Maurice Jones-Drew, or at least sources close to Jones-Drew, leaked to Adam Schefter that he was upset with owner Shahid Khan’s recent comments and would be open to a trade.

"“Maurice wants to play for an organization that wants him and for an owner who respects him and values what he brings to a team — on the field, in the locker room and in the community,” Bakari (Adisa Bakari, Jones-Drew’s agent) said."

Previously, Khan had said in regard to MJD that “Train’s leaving the station. Run, get on it.”

I happen to think that this deal will get done by opening day. Right now, the Jacksonville Jaguars are acting like it would destroy the organization if they give into Jones-Drew, and he is acting insulted by the owner’s posturing. Both sides are posturing.

You know why a deal will get done? Because there is too much middle ground. Jones-Drew has been a tremendous value for his career. Despite my earlier sarcasm, of course teams never want to pay full market value for a player. If you pay everyone exactly what they deserve, you end up average in a system with overall salary constraints. You have to find value.
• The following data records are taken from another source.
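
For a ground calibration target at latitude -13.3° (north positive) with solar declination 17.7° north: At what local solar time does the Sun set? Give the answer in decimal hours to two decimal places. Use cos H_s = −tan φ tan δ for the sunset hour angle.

cos H_s = −tan(-13.3°) · tan(17.7°) = 0.0754, so H_s = arccos(0.0754) = 85.68°.
Sunset is at 12 + H_s/15 = 12 + 5.712 = 17.712 h local solar time.

17.71 h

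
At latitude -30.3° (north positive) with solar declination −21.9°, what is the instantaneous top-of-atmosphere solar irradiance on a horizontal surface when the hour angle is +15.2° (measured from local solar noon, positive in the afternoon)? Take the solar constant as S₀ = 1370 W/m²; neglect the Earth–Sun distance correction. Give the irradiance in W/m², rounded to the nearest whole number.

1317 W/m²

cos θ_z = sin φ sin δ + cos φ cos δ cos H = (-0.5045)(-0.3730) + (0.8634)(0.9278)(0.9650) = 0.9612.
Top-of-atmosphere irradiance = S₀ cos θ_z = 1370 × 0.9612 = 1316.84 W/m².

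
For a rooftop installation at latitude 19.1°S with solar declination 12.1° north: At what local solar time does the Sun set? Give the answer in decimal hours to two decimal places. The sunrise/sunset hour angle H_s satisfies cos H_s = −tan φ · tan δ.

The sunset hour angle satisfies cos H_s = −tan φ tan δ = 0.0742, giving H_s = 85.74°.
Sunset is at 12 + H_s/15 = 12 + 5.716 = 17.716 h local solar time.

17.72 h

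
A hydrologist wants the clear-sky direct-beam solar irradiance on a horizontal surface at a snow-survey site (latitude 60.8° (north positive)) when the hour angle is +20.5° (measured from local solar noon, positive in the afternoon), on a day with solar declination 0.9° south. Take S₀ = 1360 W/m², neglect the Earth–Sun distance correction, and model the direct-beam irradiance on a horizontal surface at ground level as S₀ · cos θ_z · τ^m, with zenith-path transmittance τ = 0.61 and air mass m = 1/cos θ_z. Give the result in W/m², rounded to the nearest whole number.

198 W/m²

With φ = 60.8°, δ = -0.9°, H = 20.50°: sin φ sin δ = -0.0137, cos φ cos δ cos H = 0.4569, so cos θ_z = 0.4432.
Air mass m = 1/cos θ_z = 1/0.4432 = 2.256; τ^m = 0.61^2.256 = 0.3279.
Surface direct beam = 1360 × 0.4432 × 0.3279 = 197.64 W/m².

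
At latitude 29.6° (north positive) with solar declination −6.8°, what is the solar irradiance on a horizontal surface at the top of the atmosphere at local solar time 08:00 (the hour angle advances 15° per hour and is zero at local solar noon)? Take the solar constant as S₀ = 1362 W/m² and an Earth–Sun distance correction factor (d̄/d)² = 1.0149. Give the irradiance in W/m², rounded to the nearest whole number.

516 W/m²

Hour angle H = 15° × (8 − 12) = -60.00°.
cos θ_z = sin φ sin δ + cos φ cos δ cos H = (0.4939)(-0.1184) + (0.8695)(0.9930)(0.5000) = 0.3732.
Top-of-atmosphere irradiance = S₀ (d̄/d)² cos θ_z = 1362 × 1.0149 × 0.3732 = 515.87 W/m².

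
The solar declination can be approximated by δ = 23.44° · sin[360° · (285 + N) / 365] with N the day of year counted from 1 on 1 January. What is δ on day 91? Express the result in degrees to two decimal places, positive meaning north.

+4.41°

360 × (285 + 91) / 365 = 370.849°; sin(370.849°) = 0.1882.
δ = 23.44 × 0.1882 = 4.411° ≈ +4.41°.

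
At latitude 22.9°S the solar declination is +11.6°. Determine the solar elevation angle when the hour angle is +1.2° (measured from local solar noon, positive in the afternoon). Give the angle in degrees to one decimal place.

55.5°

With φ = -22.9°, δ = 11.6°, H = 1.20°: sin φ sin δ = -0.0782, cos φ cos δ cos H = 0.9022, so cos θ_z = 0.8240.
θ_z = arccos(0.8240) = 34.51°, so the elevation is 90° − 34.51° = 55.49°.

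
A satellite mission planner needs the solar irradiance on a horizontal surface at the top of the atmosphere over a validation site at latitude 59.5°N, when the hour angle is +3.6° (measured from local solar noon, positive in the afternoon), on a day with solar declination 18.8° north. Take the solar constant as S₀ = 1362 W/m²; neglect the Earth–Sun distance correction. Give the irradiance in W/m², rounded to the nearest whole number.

With φ = 59.5°, δ = 18.8°, H = 3.60°: sin φ sin δ = 0.2777, cos φ cos δ cos H = 0.4795, so cos θ_z = 0.7572.
Top-of-atmosphere irradiance = S₀ cos θ_z = 1362 × 0.7572 = 1031.31 W/m².

1031 W/m²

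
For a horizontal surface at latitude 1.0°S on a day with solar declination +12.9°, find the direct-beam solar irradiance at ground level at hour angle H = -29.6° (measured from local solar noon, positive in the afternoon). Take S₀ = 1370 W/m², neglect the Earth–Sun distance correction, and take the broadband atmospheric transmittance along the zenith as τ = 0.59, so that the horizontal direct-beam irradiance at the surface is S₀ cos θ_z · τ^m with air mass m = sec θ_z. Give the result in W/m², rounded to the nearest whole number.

618 W/m²

cos θ_z = sin φ sin δ + cos φ cos δ cos H = (-0.0175)(0.2233) + (0.9998)(0.9748)(0.8695) = 0.8435.
Air mass m = 1/cos θ_z = 1/0.8435 = 1.186; τ^m = 0.59^1.186 = 0.5348.
Surface direct beam = 1370 × 0.8435 × 0.5348 = 618.01 W/m².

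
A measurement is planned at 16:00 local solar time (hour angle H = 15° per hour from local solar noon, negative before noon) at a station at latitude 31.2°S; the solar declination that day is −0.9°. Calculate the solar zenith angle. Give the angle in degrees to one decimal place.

Hour angle H = 15° × (16 − 12) = 60.00°.
cos θ_z = sin(-31.2°) sin(-0.9°) + cos(-31.2°) cos(-0.9°) cos(60.00°) = 0.0081 + 0.4276 = 0.4357.
θ_z = arccos(0.4357) = 64.17°.

64.2°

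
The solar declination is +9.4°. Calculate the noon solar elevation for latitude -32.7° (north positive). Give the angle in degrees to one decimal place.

47.9°

At local solar noon the hour angle is zero, so the elevation is 90° − |φ − δ| = 90° − |-32.7° − (9.4°)| = 90° − 42.1° = 47.9°.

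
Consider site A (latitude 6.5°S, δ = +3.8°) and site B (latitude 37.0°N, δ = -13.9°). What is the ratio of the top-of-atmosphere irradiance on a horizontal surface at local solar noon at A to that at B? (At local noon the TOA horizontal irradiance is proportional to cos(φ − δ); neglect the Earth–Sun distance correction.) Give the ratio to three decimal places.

1.560

A: cos θ_z = cos(-6.5° − (3.8°)) = 0.9839.
B: cos θ_z = cos(37.0° − (-13.9°)) = 0.6307.
Ratio A/B = 0.9839 / 0.6307 = 1.5600.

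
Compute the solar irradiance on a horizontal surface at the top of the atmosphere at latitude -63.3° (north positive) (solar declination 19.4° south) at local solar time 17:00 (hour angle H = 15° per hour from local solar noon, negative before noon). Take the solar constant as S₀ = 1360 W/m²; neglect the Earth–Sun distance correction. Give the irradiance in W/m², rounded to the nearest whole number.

Hour angle H = 15° × (17 − 12) = 75.00°.
With φ = -63.3°, δ = -19.4°, H = 75.00°: sin φ sin δ = 0.2967, cos φ cos δ cos H = 0.1097, so cos θ_z = 0.4064.
Top-of-atmosphere irradiance = S₀ cos θ_z = 1360 × 0.4064 = 552.70 W/m².

553 W/m²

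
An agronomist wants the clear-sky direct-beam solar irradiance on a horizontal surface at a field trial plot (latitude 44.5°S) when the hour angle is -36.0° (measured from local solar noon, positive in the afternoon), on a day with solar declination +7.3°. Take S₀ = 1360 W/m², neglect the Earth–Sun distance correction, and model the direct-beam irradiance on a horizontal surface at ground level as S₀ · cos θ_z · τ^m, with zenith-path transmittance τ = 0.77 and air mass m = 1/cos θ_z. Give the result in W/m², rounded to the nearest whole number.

cos θ_z = sin φ sin δ + cos φ cos δ cos H = (-0.7009)(0.1271) + (0.7133)(0.9919)(0.8090) = 0.4833.
Air mass m = 1/cos θ_z = 1/0.4833 = 2.069; τ^m = 0.77^2.069 = 0.5823.
Surface direct beam = 1360 × 0.4833 × 0.5823 = 382.74 W/m².

383 W/m²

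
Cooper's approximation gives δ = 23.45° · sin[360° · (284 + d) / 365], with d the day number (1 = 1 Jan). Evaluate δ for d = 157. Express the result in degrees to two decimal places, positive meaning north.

360 × (284 + 157) / 365 = 434.959°; sin(434.959°) = 0.9657.
δ = 23.45 × 0.9657 = 22.646° ≈ +22.65°.

+22.65°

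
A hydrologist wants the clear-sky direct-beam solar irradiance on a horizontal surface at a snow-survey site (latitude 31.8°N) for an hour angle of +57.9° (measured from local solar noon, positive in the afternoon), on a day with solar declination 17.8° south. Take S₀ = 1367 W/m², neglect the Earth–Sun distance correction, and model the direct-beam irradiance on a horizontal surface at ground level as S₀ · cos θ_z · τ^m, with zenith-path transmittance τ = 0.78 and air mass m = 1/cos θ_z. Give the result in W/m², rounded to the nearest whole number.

146 W/m²

With φ = 31.8°, δ = -17.8°, H = 57.90°: sin φ sin δ = -0.1611, cos φ cos δ cos H = 0.4300, so cos θ_z = 0.2689.
Air mass m = 1/cos θ_z = 1/0.2689 = 3.719; τ^m = 0.78^3.719 = 0.3969.
Surface direct beam = 1367 × 0.2689 × 0.3969 = 145.90 W/m².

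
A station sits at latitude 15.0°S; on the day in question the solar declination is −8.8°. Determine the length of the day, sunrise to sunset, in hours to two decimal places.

12.32 hours

cos H_s = −tan(-15.0°) · tan(-8.8°) = -0.0415, so H_s = arccos(-0.0415) = 92.38°.
Day length = 2 H_s / 15° h⁻¹ = 184.76° / 15 = 12.317 h.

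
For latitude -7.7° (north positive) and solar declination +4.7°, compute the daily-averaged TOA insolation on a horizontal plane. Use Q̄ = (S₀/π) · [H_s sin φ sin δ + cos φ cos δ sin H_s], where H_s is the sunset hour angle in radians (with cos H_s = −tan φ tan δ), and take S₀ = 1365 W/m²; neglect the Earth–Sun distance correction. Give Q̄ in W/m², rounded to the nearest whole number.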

However, Jones-Drew’s leverage is reduced by two years remaining on a deal. His ultimate leverage is his impact. We may debate the value of running backs, but last year, I looked at the impact of top backs and the passing offenses, and the net yards per attempt dropped by 0.35 to 0.40 yards when top backs were out of the lineup. Rashad Jennings may be able to duplicate some of the rushing numbers, but the impact on dictating coverages and defense will not be the same. Similarly, I looked at elite quarterbacks, and they had better seasons, relative to their career averages, when they had better running backs.

So, Jones-Drew is an asset and it’s not just plug and go with every running back being easily replaceable. He’s also going to be 29 when his next deal would come up, an age when no one is giving big money. He’s trying to strike while he has some value. I could see a deal that doesn’t rival the recent ones by Forte, Lynch, and Peterson, because he doesn’t have the same leverage. On the open market, yeah, Jones-Drew would exceed Forte’s deal. That extra year matters. But I’ll say adding another season and upping the average to about 7 million per year through age 29 will be as good as he does, and would be tempting enough he would come back.

If things get personal, and this is not just smoke as part of negotiations, then there will be teams willing to pay that amount and make a trade.